"I'm glad to hear it," said Bob Evers, with the faintest coldness in his tone, though I fancied he was fuming within, and admired both his chivalry and his self-control. "To me it's quite funny. I call it sheer selfishness. We enjoy a cigarette ourselves; why shouldn't they? We don't force them to be teetotal, do we? Is it bad form for a lady to drink a glass of wine? You mightn't bicycle once, might you, Mrs. Lascelles? I daresay Captain Clephane doesn't approve of that yet!"

"That's hitting below the belt," said I, laughing. "I wasn't giving you my opinion, but only the old-fashioned view of the matter. I wish you'd take one, Mrs. Lascelles, or I shall think I've been misunderstood all round!"

"No, thank you, Captain Clephane. That old-fashioned feeling is infectious."

"Then I will," cried Bob, "to show there's no ill-feeling. You old fire-eater, I believe you just put up the argument to change the conversation. Wouldn't you like a chair for those game legs?"

"No, I've got to use them in moderation. I was going to have a stroll when I spotted you at last."

"Then we'll all take one together," cried the genial old Bob once more. "It's a bit cold standing here, don't you think, Mrs. Lascelles? After you with the match!"

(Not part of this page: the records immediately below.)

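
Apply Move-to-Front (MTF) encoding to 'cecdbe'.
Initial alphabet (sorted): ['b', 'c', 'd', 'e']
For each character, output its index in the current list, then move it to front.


MTF encoding:
'c': index 1 in ['b', 'c', 'd', 'e'] -> ['c', 'b', 'd', 'e']
'e': index 3 in ['c', 'b', 'd', 'e'] -> ['e', 'c', 'b', 'd']
'c': index 1 in ['e', 'c', 'b', 'd'] -> ['c', 'e', 'b', 'd']
'd': index 3 in ['c', 'e', 'b', 'd'] -> ['d', 'c', 'e', 'b']
'b': index 3 in ['d', 'c', 'e', 'b'] -> ['b', 'd', 'c', 'e']
'e': index 3 in ['b', 'd', 'c', 'e'] -> ['e', 'b', 'd', 'c']


Output: [1, 3, 1, 3, 3, 3]


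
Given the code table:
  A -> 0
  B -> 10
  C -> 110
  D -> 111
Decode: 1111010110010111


Decoding:
111 -> D
10 -> B
10 -> B
110 -> C
0 -> A
10 -> B
111 -> D


Result: DBBCABD


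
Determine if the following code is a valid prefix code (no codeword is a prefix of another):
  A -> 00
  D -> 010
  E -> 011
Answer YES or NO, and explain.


Checking each pair (does one codeword prefix another?):
  A='00' vs D='010': no prefix
  A='00' vs E='011': no prefix
  D='010' vs A='00': no prefix
  D='010' vs E='011': no prefix
  E='011' vs A='00': no prefix
  E='011' vs D='010': no prefix
No violation found over all pairs.

YES -- this is a valid prefix code. No codeword is a prefix of any other codeword.


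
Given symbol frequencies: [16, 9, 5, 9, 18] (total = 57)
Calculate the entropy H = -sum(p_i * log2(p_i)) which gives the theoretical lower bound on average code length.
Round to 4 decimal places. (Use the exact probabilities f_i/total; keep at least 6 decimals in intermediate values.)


Per-symbol terms -p_i * log2(p_i) with p_i = f_i/57:
  p = 16/57 = 0.280702: log2(p) = -1.832890, -p*log2(p) = 0.514495
  p = 9/57 = 0.157895: log2(p) = -2.662965, -p*log2(p) = 0.420468
  p = 5/57 = 0.087719: log2(p) = -3.510962, -p*log2(p) = 0.307979
  p = 9/57 = 0.157895: log2(p) = -2.662965, -p*log2(p) = 0.420468
  p = 18/57 = 0.315789: log2(p) = -1.662965, -p*log2(p) = 0.525147
H = 0.514495 + 0.420468 + 0.307979 + 0.420468 + 0.525147 = 2.188557

H = 2.1886 bits/symbol


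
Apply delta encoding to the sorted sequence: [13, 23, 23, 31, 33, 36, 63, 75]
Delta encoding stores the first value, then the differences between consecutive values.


First value: 13
Deltas:
  23 - 13 = 10
  23 - 23 = 0
  31 - 23 = 8
  33 - 31 = 2
  36 - 33 = 3
  63 - 36 = 27
  75 - 63 = 12


Delta encoded: [13, 10, 0, 8, 2, 3, 27, 12]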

But I held it so long that he had to strike another, for I had looked on Mrs. Lascelles at last. It was not an obviously interesting face, like Catherine's, but interest there was of another kind. There was nothing intellectual in the low brow, no enthusiasm for books and pictures in the bold eyes, no witticism waiting on the full lips; but in the curve of those lips and the look from those eyes, as in the deep chin and the carriage of the hooded head, there was something perhaps not lower than intellect in the scale of personal equipment. There was, at all events, character and to spare. Even by the brief glimmer of a single match I could see that (and more) for myself. Then came a moment's interval before Bob struck his light, and in that moment her face changed. As I saw it next, it appealed, it entreated, until the second match was flung away. And the appeal was to such purpose that I do not think I was five seconds silent.

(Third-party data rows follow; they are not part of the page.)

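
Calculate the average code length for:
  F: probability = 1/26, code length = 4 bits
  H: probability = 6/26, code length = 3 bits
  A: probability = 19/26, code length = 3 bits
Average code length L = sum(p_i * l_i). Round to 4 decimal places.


Weighted contributions p_i * l_i:
  F: (1/26) * 4 = 4/26
  H: (6/26) * 3 = 18/26
  A: (19/26) * 3 = 57/26
Sum = (4 + 18 + 57)/26 = 79/26

L = 79/26 = 3.0385 bits/symbol


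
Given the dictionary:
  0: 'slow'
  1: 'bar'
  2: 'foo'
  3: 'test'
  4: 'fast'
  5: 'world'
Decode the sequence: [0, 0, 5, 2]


Look up each index in the dictionary:
  0 -> 'slow'
  0 -> 'slow'
  5 -> 'world'
  2 -> 'foo'

Decoded: "slow slow world foo"


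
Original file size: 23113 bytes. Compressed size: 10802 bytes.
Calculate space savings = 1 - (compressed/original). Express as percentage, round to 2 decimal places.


ratio = compressed/original = 10802/23113 = 0.467356
savings = 1 - ratio = 1 - 0.467356 = 0.532644
as a percentage: 0.532644 * 100 = 53.26%

Space savings = 1 - 10802/23113 = 53.26%


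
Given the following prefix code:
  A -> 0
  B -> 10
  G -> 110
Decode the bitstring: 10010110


Decoding step by step:
Bits 10 -> B
Bits 0 -> A
Bits 10 -> B
Bits 110 -> G


Decoded message: BABG


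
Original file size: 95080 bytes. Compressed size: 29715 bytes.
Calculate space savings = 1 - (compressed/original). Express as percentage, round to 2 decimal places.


ratio = compressed/original = 29715/95080 = 0.312526
savings = 1 - ratio = 1 - 0.312526 = 0.687474
as a percentage: 0.687474 * 100 = 68.75%

Space savings = 1 - 29715/95080 = 68.75%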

"And what do you do with yourself up here all day? I mean you hale people; of course, I can only potter in the sun."

The question, perhaps, was better in intention than in tact. I did not mean them to take it to themselves, but Bob's answer showed that it was open to misconstruction.

"Some people climb," said he; "you'll know them by their noses. The glaciers are almost as bad, though, aren't they, Mrs. Lascelles? Lots of people potter about the glaciers. It's rather sport in the serracs; you've got to rope. But you'll find lots more loafing about the place all day, reading Tauchnitz novels, and watching people on the Matterhorn through the telescope. That's the sort of thing, isn't it, Mrs. Lascelles?"